Which? has called on the government to annually review the cost of energy and climate change policies on consumers’ bills.

The consumer watchdog argues that, because the policies raise funds through levies on energy bills, they should be treated as taxes and therefore be subject to review by the National Audit Office.

Richard Lloyd executive director for Which? explained: “The reality is that consumers are essentially being taxed, through their energy bills, to pay for the upgrade of our energy infrastructure.

“People will not feel confident that they are getting a fair deal unless the government, along with industry and regulators, ensure these costs are open, transparent and subject to robust scrutiny like any other form of taxation.

He continued: “The National Audit Office has a key role to play here, building on the useful work it has already started we'd like to see them apply the same sort of rigour to all policy costs, as soon as is practically possible, to ensure ministers are accountable for securing the best value for consumers at all times.”

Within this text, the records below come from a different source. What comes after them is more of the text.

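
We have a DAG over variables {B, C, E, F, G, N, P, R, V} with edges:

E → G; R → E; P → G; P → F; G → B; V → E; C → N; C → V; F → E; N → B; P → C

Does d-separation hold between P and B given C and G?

Yes

We examine all 6 paths between P and B:
Path 1: P → F → E → G → B
  G is a chain here and G is conditioned on, so the path is blocked at G.
Path 2: P → F → E ← V ← C → N → B
  C is a fork here and C is conditioned on, so the path is blocked at C.
Path 3: P → G → B
  G is a chain here and G is conditioned on, so the path is blocked at G.
Path 4: P → G ← E ← V ← C → N → B
  C is a fork here and C is conditioned on, so the path is blocked at C.
Path 5: P → C → V → E → G → B
  C is a chain here and C is conditioned on, so the path is blocked at C.
Path 6: P → C → N → B
  C is a chain here and C is conditioned on, so the path is blocked at C.
Since every path is blocked, d-separation holds.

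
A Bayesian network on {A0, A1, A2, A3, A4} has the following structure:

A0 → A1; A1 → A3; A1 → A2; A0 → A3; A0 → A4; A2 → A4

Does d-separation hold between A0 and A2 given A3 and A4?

No

There are 3 undirected paths between A0 and A2; checking each against the conditioning set {A3, A4}:
Path 1: A0 → A3 ← A1 → A2
  A3 is a collider and A3 is conditioned on, which opens it; A1 is a fork and A1 is not conditioned on — no node blocks this path, so it is active.
Path 2: A0 → A4 ← A2
  A4 is a collider and A4 is conditioned on, which opens it — no node blocks this path, so it is active.
Path 3: A0 → A1 → A2
  A1 is a chain and A1 is not conditioned on — no node blocks this path, so it is active.
Since the path A0 → A3 ← A1 → A2 is active, A0 and A2 are not d-separated given {A3, A4}.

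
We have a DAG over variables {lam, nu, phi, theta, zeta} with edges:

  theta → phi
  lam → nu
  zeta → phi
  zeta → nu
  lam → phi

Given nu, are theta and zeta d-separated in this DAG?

Yes

We examine all 2 paths between theta and zeta:
Path 1: theta → phi ← lam → nu ← zeta
  phi is a collider here and neither phi nor any of its descendants is conditioned on, so the collider stays closed — the path is blocked at phi.
Path 2: theta → phi ← zeta
  phi is a collider here and neither phi nor any of its descendants is conditioned on, so the collider stays closed — the path is blocked at phi.
Every path is blocked, so theta and zeta are d-separated given {nu}.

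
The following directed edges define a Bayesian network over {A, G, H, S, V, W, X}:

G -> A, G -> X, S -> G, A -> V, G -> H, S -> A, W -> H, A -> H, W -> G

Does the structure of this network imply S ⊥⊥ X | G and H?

Yes

We examine all 4 paths between S and X:
Path 1: S → G → X
  G is a chain here and G is conditioned on, so the path is blocked at G.
Path 2: S → A ← G → X
  G is a fork here and G is conditioned on, so the path is blocked at G.
Path 3: S → A → H ← G → X
  G is a fork here and G is conditioned on, so the path is blocked at G.
Path 4: S → A → H ← W → G → X
  G is a chain here and G is conditioned on, so the path is blocked at G.
All paths are blocked; S ⊥ X | {G, H} holds.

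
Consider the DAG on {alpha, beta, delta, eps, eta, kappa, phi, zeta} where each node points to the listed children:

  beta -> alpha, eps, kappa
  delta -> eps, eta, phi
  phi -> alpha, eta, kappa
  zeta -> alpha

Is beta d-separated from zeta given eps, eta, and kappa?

Yes — beta and zeta are d-separated given {eps, eta, kappa}.

There are 4 undirected paths between beta and zeta; checking each against the conditioning set {eps, eta, kappa}:
  1. beta → kappa ← phi → alpha ← zeta — kappa:collider[open]; phi:fork[open]; alpha:collider[blocks] ⇒ blocked
  2. beta → eps ← delta → phi → alpha ← zeta — eps:collider[open]; delta:fork[open]; phi:chain[open]; alpha:collider[blocks] ⇒ blocked
  3. beta → eps ← delta → eta ← phi → alpha ← zeta — eps:collider[open]; delta:fork[open]; eta:collider[open]; phi:fork[open]; alpha:collider[blocks] ⇒ blocked
  4. beta → alpha ← zeta — alpha:collider[blocks] ⇒ blocked
Since every path is blocked, d-separation holds.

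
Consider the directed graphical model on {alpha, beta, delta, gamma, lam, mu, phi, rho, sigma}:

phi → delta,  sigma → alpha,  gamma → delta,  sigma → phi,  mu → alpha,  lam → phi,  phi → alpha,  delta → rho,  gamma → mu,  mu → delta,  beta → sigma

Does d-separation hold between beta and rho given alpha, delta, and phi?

Yes

There are 6 undirected paths between beta and rho; checking each against the conditioning set {alpha, delta, phi}:
  1. beta → sigma → alpha ← mu → delta → rho — sigma:chain[open]; alpha:collider[open]; mu:fork[open]; delta:chain[blocks] ⇒ blocked
  2. beta → sigma → alpha ← mu ← gamma → delta → rho — sigma:chain[open]; alpha:collider[open]; mu:chain[open]; gamma:fork[open]; delta:chain[blocks] ⇒ blocked
  3. beta → sigma → alpha ← phi → delta → rho — sigma:chain[open]; alpha:collider[open]; phi:fork[blocks]; delta:chain[blocks] ⇒ blocked
  4. beta → sigma → phi → delta → rho — sigma:chain[open]; phi:chain[blocks]; delta:chain[blocks] ⇒ blocked
  5. beta → sigma → phi → alpha ← mu → delta → rho — sigma:chain[open]; phi:chain[blocks]; alpha:collider[open]; mu:fork[open]; delta:chain[blocks] ⇒ blocked
  6. beta → sigma → phi → alpha ← mu ← gamma → delta → rho — sigma:chain[open]; phi:chain[blocks]; alpha:collider[open]; mu:chain[open]; gamma:fork[open]; delta:chain[blocks] ⇒ blocked
Every path is blocked, so beta and rho are d-separated given {alpha, delta, phi}.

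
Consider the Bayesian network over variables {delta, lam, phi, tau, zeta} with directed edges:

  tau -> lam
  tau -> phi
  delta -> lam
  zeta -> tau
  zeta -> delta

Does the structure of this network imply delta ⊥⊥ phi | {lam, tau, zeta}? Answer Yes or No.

Yes

There are 2 undirected paths between delta and phi; checking each against the conditioning set {lam, tau, zeta}:
Path 1: delta ← zeta → tau → phi
  zeta is a fork here and zeta is conditioned on, so the path is blocked at zeta.
Path 2: delta → lam ← tau → phi
  tau is a fork here and tau is conditioned on, so the path is blocked at tau.
Every path is blocked, so delta and phi are d-separated given {lam, tau, zeta}.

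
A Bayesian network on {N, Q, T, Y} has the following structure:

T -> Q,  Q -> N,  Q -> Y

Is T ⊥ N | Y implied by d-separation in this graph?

There is one path between T and N:
Path 1: T → Q → N
  Q is a chain and Q is not conditioned on — no node blocks this path, so it is active.
Because an active path exists, T and N are not d-separated.

No — T and N are not d-separated given {Y}.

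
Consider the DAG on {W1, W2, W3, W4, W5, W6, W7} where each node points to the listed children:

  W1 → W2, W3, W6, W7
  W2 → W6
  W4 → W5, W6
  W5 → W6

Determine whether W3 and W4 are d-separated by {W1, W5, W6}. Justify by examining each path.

We examine all 4 paths between W3 and W4:
Path 1: W3 ← W1 → W2 → W6 ← W5 ← W4
  W1 is a fork here and W1 is conditioned on, so the path is blocked at W1.
Path 2: W3 ← W1 → W2 → W6 ← W4
  W1 is a fork here and W1 is conditioned on, so the path is blocked at W1.
Path 3: W3 ← W1 → W6 ← W5 ← W4
  W1 is a fork here and W1 is conditioned on, so the path is blocked at W1.
Path 4: W3 ← W1 → W6 ← W4
  W1 is a fork here and W1 is conditioned on, so the path is blocked at W1.
Since every path is blocked, d-separation holds.

Yes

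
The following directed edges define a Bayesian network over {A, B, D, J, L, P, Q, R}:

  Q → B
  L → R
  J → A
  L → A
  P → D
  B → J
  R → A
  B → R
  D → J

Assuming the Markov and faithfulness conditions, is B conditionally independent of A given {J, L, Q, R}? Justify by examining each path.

Yes — B and A are d-separated given {J, L, Q, R}.

Enumerating the 3 paths from B to A and testing each for blocking by {J, L, Q, R}:
Path 1: B → R ← L → A
  L is a fork here and L is conditioned on, so the path is blocked at L.
Path 2: B → R → A
  R is a chain here and R is conditioned on, so the path is blocked at R.
Path 3: B → J → A
  J is a chain here and J is conditioned on, so the path is blocked at J.
Since every path is blocked, d-separation holds.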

According to the latest figures released by the Department of Energy and Climate Change (DECC), energy and climate change policies are estimated to represent 5% of the average household gas bill, 14% of an average electricity bill and 9% of an average household dual fuel bill in 2013. The department predicts that household gas and electricity prices are estimated to rise by around 12% and 30% in real terms over the next seven years.

The government argues that, because of the spiralling cost of fossil fuels, its current energy policies will in fact save consumers money on their energy bills by 11% in 2020 and 3% in 2030 compared to future bills without policies.